Целую ваши руки, madame.
Гюи де Мопассан.
* * *
Думаю, что вы обманываетесь. И я настолько добра, что говорю вам об этом, хотя после этого вовсе перестану быть для вас интересной, если и была когда-либо для вас таковой. Я ставлю себя на ваше место. На горизонте возникает незнакомка. Если приключение возможно, она мне опротивеет, а если – нет, какой смысл тратить на нее время.
Занять третье положение, к несчастью, мне не удалось, в чем я признаюсь вам со всей искренностью, поскольку мы заключили мир.
Самое забавное, что я говорю вам только правду, а вы воображаете, что я мистифицирую вас.
Я не бываю в кругах республиканцев или красных республиканцев.
Нет, я не хочу вас видеть.
А вы, неужели вы не хотите позволить себе хоть немного фантазии вместо своих парижских сальностей? Дружба на расстоянии для вас невозможна?
Я не отказываюсь видеть вас и устрою это, не уведомляя вас о встрече. Если вы будете знать, что вас намеренно разглядывают, у вас будет глупый вид. Нужно избежать этого.
Ваша земная оболочка мне безразлична, а моя для вас? Допустим, у вас плохой вкус и я не покажусь вам обворожительной, неужели вы полагаете, я останусь этим довольна, как бы ни были чисты мои намерения?
В один прекрасный день, не знаю в какой, я даже надеюсь удивить вас. В ожидании этого дня, если наша переписка утомляет вас, давайте прекратим ее. Однако я оставляю за собой право написать вам, если мне в голову придут какие-нибудь сумасбродные мысли.
Вы не доверяете мне, это вполне естественно. Что ж, порекомендую вам испытанное средство консьержек, чтобы удостовериться, что я не из их числа. Подите к гадалке и дайте ей понюхать мое письмо – она скажет вам мой возраст, цвет волос, из какого я круга и т. д. И вы напишите мне, что она порассказала вам.

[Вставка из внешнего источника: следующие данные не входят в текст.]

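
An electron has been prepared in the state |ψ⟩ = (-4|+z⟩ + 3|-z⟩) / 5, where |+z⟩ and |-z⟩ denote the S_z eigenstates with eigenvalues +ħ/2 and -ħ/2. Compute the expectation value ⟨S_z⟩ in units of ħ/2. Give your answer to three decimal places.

⟨σ_z⟩ = |a|² - |b|² divided by |a|²+|b|², with a, b the |+z⟩, |-z⟩ amplitudes.
= (16 - 9)/25 = 7/25.
⟨S_z⟩ = (ħ/2)·⟨σ_z⟩.

0.280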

Скука, жалкое шутовство! Ах, сударь, и я страдаю от того же, но оттого, что я… я мечтаю достичь чего-то грандиозного, что мне еще не… удается. Должно быть, и у вас та же причина.
Мне не достает прямоты, чтобы спросить о вашей тайной мечте, хотя болезнь и сообщила мне простодушие а la Cherie.
Вас восхищает (неразборчиво)? Что за претенциозный простак – этот старый японский натуралист в парике Людовика XV!
Итак, вы полагаете, что нет ничего проще прийти после переписки и сказать: это я!
Уверяю вас, что для меня это было бы очень затруднительно.
Говорят, вы предпочитаете крупных брюнеток. Это правда? Увидеться с вами! Позвольте мне пленить вас с помощью моего пера, ведь вам самому это замечательно удалось!
От редактора
Мария Башкирцева (1860–1884) известна и как художница, и как писательница.
Ее картины выставлены в Третьяковской галерее, Русском музее и в некоторых крупных украинских музеях, а также в музеях Парижа, Ниццы и Амстердама.
Как писательница она прославилась своим дневником, написанным по-французски, изданным посмертно и переведенным на множество европейских языков. На рубеже столетий он несколько раз издавался и в России. Свой дневник Муся, так называли Марию Башкирцеву близкие, вела беспрерывно, начиная с двенадцати лет до самой смерти, и он является не только уникальным человеческим документом, но и ценным литературным произведением. Когда через несколько лет после ее смерти французский писатель и критик Андре Терье привел эти записи в порядок и опубликовал в двух томах самое существенное из них (на его взгляд), – книга произвела настоящую сенсацию, а английский премьер-министр сэр Уильям Гладстон назвал ее «самой замечательной книгой столетия».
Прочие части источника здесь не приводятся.